To-date around three million birds have already been affected by the H5N8 strain of bird flu, bringing with it an egg shortage. In the Western Cape, in particular, the price of eggs has increased substantially as a result of losing more than 60 per cent of layer hens.

The price of 18 eggs has jumped from R38.42 in September to R42.66 in October, and up to R50 in November.

Culling has been so widespread, early estimates project R800 million in immediate production losses to the poultry industry.

But FEDHASA Cape chairperson, Jeff Rosenberg says there is no need for alarm. He told www.bizcommunity.com while members are concerned about the outbreak, every endeavour has been taken to make sure establishments are not hard hit, and that the price of egg-containing dishes, like breakfasts and confectionary items, are not increased, especially as the province’s hospitality industry prepares for a bumper holiday season.

“As an industry, we are deeply concerned about this outbreak and the consequences thereof. However, we can assure everyone that we have measures in place to meet the needs of guests. And we continue to weigh our options for alternatives should this escalate further,” said Rosenberg.

He says establishments like the Townhouse Hotel and Events Centre in the CBD; the Vineyard Hotel in Claremont and the Roundhouse Restaurant in Camps Bay have each been affected differently but assures that each establishment is hard at work to make sure the egg supply meets the demand of guests.

The bizcommunity website looked at some of the Western Cape’s key establishments”

The Vineyard Hotel: “The egg shortage has particularly helped the establishment during its planning phase.

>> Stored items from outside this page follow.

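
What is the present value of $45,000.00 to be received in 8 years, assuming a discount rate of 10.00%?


Present value formula: PV = FV / (1 + r)^t
PV = $45,000.00 / (1 + 0.1)^8
PV = $45,000.00 / 2.143589
PV = $20,992.83

PV = FV / (1 + r)^t = $20,992.83


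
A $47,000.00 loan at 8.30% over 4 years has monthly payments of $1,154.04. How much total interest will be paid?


Total paid over the life of the loan = PMT × n.
Total paid = $1,154.04 × 48 = $55,393.92
Total interest = total paid − principal = $55,393.92 − $47,000.00 = $8,393.92

Total interest = (PMT × n) - PV = $8,393.92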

And while the Vineyard Hotel uses more than 1,028 eggs per day, and sometimes 1,420 eggs per day on the weekend, its overall eggs order has not decreased since the outbreak.

The Roundhouse: Since the shortage hit the Western Cape, the Roundhouse has not included any new egg dishes to its menu, and the establishment continues to investigate the use of egg-free alternatives.

Townhouse Hotel and Events Centre: It has increased its order to keep-up with the demand. This establishment uses around 360 eggs a day but admits that it has been minimally affected.

“Cape Town’s restaurants and hotels are doing very well despite the shortage. And we’d like for them to use it as a platform to come up with new, fresh ideas on how to cook and bake. During times like these, innovation is important,” Rosenberg says.